One of the first non-driving vertically scrolling games was Atari Football (1978). Scrolling prevents the entire field from having to fit on the screen at once.[2]
Another early concept that leaned on vertical scrolling is skiing. Street Racer (1977), one of the launch titles for the Atari VCS, includes a slalom game in which the gates move down an otherwise empty playfield to give the impression of vertical scrolling. Magnavox published Alpine Skiing! in 1979 for their Odyssey² game console.[3] In 1980, the same year Activision published Bob Whitehead's Skiing for the Atari 2600, Mattel published a different slalom game, also called Skiing, for their Intellivision console. In 1981 Taito published Alpine Ski, an arcade game with three modes of play.
1980's Crazy Climber (Nichibutsu, arcade) has the player scaling a vertically scrolling skyscraper.
Vertically scrolling shooters[edit]
The 1981 arcade game Pleiads is a fixed-shooter that vertically scrolls as a transition between stages and then continuously scrolls during a docking sequence. 1981's Space Odyssey (Sega, arcade)[4] and Vanguard (TOSE, arcade)[5] have both horizontally and vertically scrolling segments—even diagonal scrolling in the case of the latter. Three purely vertical scrollers were released that year: the ground vehicle based Strategy X (Konami, arcade), Red Clash (Tekhan, arcade), and Atari 8-bit computer game Caverns of Mars. Caverns of Mars follows the visual style and some of the gameplay of the horizontally-scrolling Scramble arcade game released earlier in the year. The Atari 8-bit computers have hardware support for vertical, as well as horizontal, smooth scrolling.[6]Caverns of Mars was cloned for the Apple II as Cavern Creatures (1983).
In 1982, Namco's Xevious established the template for many vertically scrolling shooters to come: a ship flying over a landscape with both air and ground targets.

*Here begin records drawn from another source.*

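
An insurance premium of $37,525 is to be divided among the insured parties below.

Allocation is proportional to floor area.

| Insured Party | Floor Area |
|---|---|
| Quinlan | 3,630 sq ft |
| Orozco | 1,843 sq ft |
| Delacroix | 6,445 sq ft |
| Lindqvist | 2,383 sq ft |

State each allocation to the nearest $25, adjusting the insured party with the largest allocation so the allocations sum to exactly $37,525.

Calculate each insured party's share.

Quinlan: $9,525 · Orozco: $4,825 · Delacroix: $16,925 · Lindqvist: $6,250

Sum of floor area: 14,301.
Unrounded shares: Quinlan 3,630/14,301 × $37,525 = 9,524.91; Orozco 1,843/14,301 × $37,525 = 4,835.93; Delacroix 6,445/14,301 × $37,525 = 16,911.31; Lindqvist 2,383/14,301 × $37,525 = 6,252.85.
After rounding ($25): Quinlan $9,525; Orozco $4,825; Delacroix $16,900; Lindqvist $6,250. Sum = $37,500.
Difference $37,525 − $37,500 = +$25 applied to largest allocation (Delacroix): Delacroix becomes $16,925.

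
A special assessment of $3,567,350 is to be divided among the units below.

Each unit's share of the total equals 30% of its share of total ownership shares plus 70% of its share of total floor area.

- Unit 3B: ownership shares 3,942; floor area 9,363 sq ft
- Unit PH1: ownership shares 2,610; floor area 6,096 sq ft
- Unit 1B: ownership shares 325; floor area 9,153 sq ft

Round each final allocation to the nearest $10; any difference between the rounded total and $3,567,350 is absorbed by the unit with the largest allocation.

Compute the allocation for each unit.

Totals — ownership shares 6,877, floor area 24,612.
Combined weights (30% ownership shares + 70% floor area): Unit 3B 0.4383; Unit PH1 0.2872; Unit 1B 0.2745.
Proportional shares: Unit 3B 1,563,431.98; Unit PH1 1,024,673.58; Unit 1B 979,244.45.
At nearest $10: Unit 3B $1,563,430; Unit PH1 $1,024,670; Unit 1B $979,240. Sum = $3,567,340.
Difference $3,567,350 − $3,567,340 = +$10 applied to largest allocation (Unit 3B): Unit 3B becomes $1,563,440.

Unit 3B: $1,563,440; Unit PH1: $1,024,670; Unit 1B: $979,240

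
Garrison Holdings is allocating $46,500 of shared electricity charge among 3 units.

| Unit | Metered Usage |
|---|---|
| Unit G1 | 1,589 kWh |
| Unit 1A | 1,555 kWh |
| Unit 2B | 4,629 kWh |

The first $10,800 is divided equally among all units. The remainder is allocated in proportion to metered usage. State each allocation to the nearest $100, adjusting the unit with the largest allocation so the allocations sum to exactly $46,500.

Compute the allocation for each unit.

Unit G1: $10,900; Unit 1A: $10,700; Unit 2B: $24,900

Equal tier: $10,800 ÷ 3 = $3,600 apiece.
Remainder $35,700 by metered usage (total 7,773): Unit G1 7,297.99 → $7,300; Unit 1A 7,141.84 → $7,100; Unit 2B 21,260.17 → $21,300.
Totals: Unit G1 $3,600 + $7,300 = $10,900; Unit 1A $3,600 + $7,100 = $10,700; Unit 2B $3,600 + $21,300 = $24,900.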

That same year, Carol Shaw's River Raid was published, a highly rated vertically scrolling shooter for the Atari 2600. The less successful vertical scroller Fantastic Voyage (based on the 1966 film) was also published for the 2600 in 1982. A similar concept was used in Taito's 1983 Bio Attack arcade game.
Top To Bottom Game Online
Xevious-esque vertically scrolling shooters rapidly appeared in the following years: Konami's Mega Zone (1983), Capcom's Vulgus (1984), Exed Exes (1985), Terra Cresta (1985), and TwinBee (1985). Capcom's 1942 (1984) added floating power-ups and end-of-level bosses to the standard formula.
Taito's mostly vertical Front Line (1982) focuses on on-foot combat, where the player can shoot, throw grenades, and climb in and out of tanks while moving deeper into enemy territory. The game seemingly had little influence until three years later when Commando (1985) implemented a similar formula, followed by the even more comparable Ikari Warriors in 1986.
See also[edit]
Top To Bottom Oregon
References[edit]
- ^Lecky-Thompson, Guy W. (2007). Video Game Design Revealed. Boston: Charles River Media. p. 258. ISBN9781584505624. OCLC176925220.
- ^Meaux, Robert. 'History of Atari Football'. Atari Football Restoration Site.
- ^'High Tech / High Touch'. Skiing. CBS Magazines. 36 (4): 98. 1983. ISSN0037-6264. OCLC320541702. Retrieved 22 May 2013.
- ^'Space Odyssey at the Killer List of Video Games'.
- ^'Vanguard'. Gaming History.
- ^Weigers, Karl E. (December 1985). 'Atari Fine Scrolling'. COMPUTE!.